Jeunes et syndicalisme, ce qu’en dit la science

Jeunesse a parfois du mal à rimer avec syndicalisme. Pourtant, dans une période où les jeunes diplômés appellent à bifurquer pour mettre leur force de travail au service de valeurs auxquelles ils croient, militer peut être une manière de changer le monde.

L’engagement comme une trajectoire

Camille Dupuy est maîtresse de conférence en sociologie à l’université Rouen Normandie et chercheuse au laboratoire DySoLaB. Ses travaux portent notamment sur l’engagement syndical, en particulier chez les jeunes. Elle était présente le 20 janvier, journée d’étude sur l’engagement syndical chez les jeunes, afin d’apporter son regard.

Elle met en avant l’engagement comme une trajectoire, plutôt qu’un but en soi. Ses recherches font émerger trois moments forts du parcours militant : l’émergence de l’engagement, le cheminement des militants et enfin leur expérience.

Le taux de syndicalisation chez les jeunes de moins de 35 ans n’est que de 5%, en parallèle, seulement 6% des élus ont moins de 30 ans. Pour autant, en conclure que la jeune génération est dépourvue de conscience politique est réducteur. D’autant plus quand on sait que les organisations syndicales, et notamment la CGT, ont un fort taux de sympathie chez les plus jeunes.

Une précarité qui n’engage pas à militer

Les travaux de Camille mettent en avant que leur absence dans le monde syndical est plus liée à leur position incertaine sur le marché du travail qu’à un rejet des corps intermédiaires. Pour la plupart d’entre eux, il est difficile d’imaginer s’engager syndicalement alors même qu’ils sont en contrat précaire ou occupent des emplois dits « alimentaires ».

Cette analyse nous impose de mettre le doigt sur deux thématiques majeures. Tout d’abord, celle des discriminations syndicales. Comme en témoignent certains, les discours de bienvenue dans les entreprises s’accompagnent souvent de mises en garde contre les syndicats et les répercussions que pourrait avoir une activité militante sur une carrière en devenir. Cela met en avant l’importance de lutter contre ces discriminations et la nécessité pour la CGT d’être présente lors des moments d’accueil des salariés.

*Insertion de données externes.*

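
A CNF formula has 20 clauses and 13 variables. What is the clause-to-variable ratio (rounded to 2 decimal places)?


Clause-to-variable ratio = clauses / variables.
20 / 13 = 1.54.

1.54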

Vient ensuite la question du travail syndical mené en lien avec les plus précaires, qui sont souvent des jeunes. 52.6% des jeunes de 15 à 15 ans qui travaillent ont un emploi précaire. S’adresser à eux, construire autour de leurs réalités du travail d’une part pour lutter contre la précarisation des contrats, mais aussi et simplement pour les impliquer dans cette bataille sont des clés importantes pour intégrer les jeunes.

Un militantisme de proximité

Alors qui sont ces 5% de moins de 35 ans prêts à franchir le cap de l’engagement syndical ? Ils ont majoritairement un emploi stable, se sentent intégrés dans un collectif de travail et sont généralement dans une entreprise de grande taille avec une présence syndicale marquée. Quand ils occupent un mandat, il s’agit généralement d’un mandat de proximité.

Ce sont ces mandats en particulier qui sont aujourd’hui mis à mal avec les CSE. Le « délégué du personnel », mandat prisé par les jeunes, a disparu. Les périmètres des CSE se sont considérablement étendus, enfermant certains élus dans un militantisme qui tant à se professionnaliser, et même, dans certaines organisations, à complètement se couper du terrain. Les « représentants de proximité », qui n’ont pas d’instance où siéger, peinent souvent à trouver un rôle dans cette organisation.

Du renouveau dans les pratiques syndicales

Qu’ils héritent de pratiques militantes par leurs familles ou qu’ils aient acquis cette conscience en réponses à des injustices subies, les jeunes militants se démarquent par leurs pratiques. Ancrés sur le socle « traditionnel » de la représentation et de la défense des salariés, ils participent souvent à remettre en cause les pratiques « ancestrales » des organisations syndicales.

Numérique, collégialité, dépassement du dialogue social institué… Ce vent de fraîcheur et cette manière nouvelle de militer demande, malgré tout, d’être expliqué et partagé afin de ne pas créer de méfiance voir de fossé générationnel au sein des structures. Cela soulève alors la question de la place des jeunes dans les organisations et de notre capacité à accepter une façon différente de procéder, qui pourtant, ne remet absolument pas en cause nos valeurs.

Autant de pistes et d’éléments qui ont permis d’animer les débats de la journée et qui serviront de support à de nombreux débats portés directement dans les syndicats. Plus que jamais, au moment où la CGT se prépare à décider ensemble de ces orientations pour les 3 ans à venir, la jeunesse doit s’exprimer haut et fort afin de dessiner une CGT qui lui ressemble. Une CGT tournée vers l’avenir.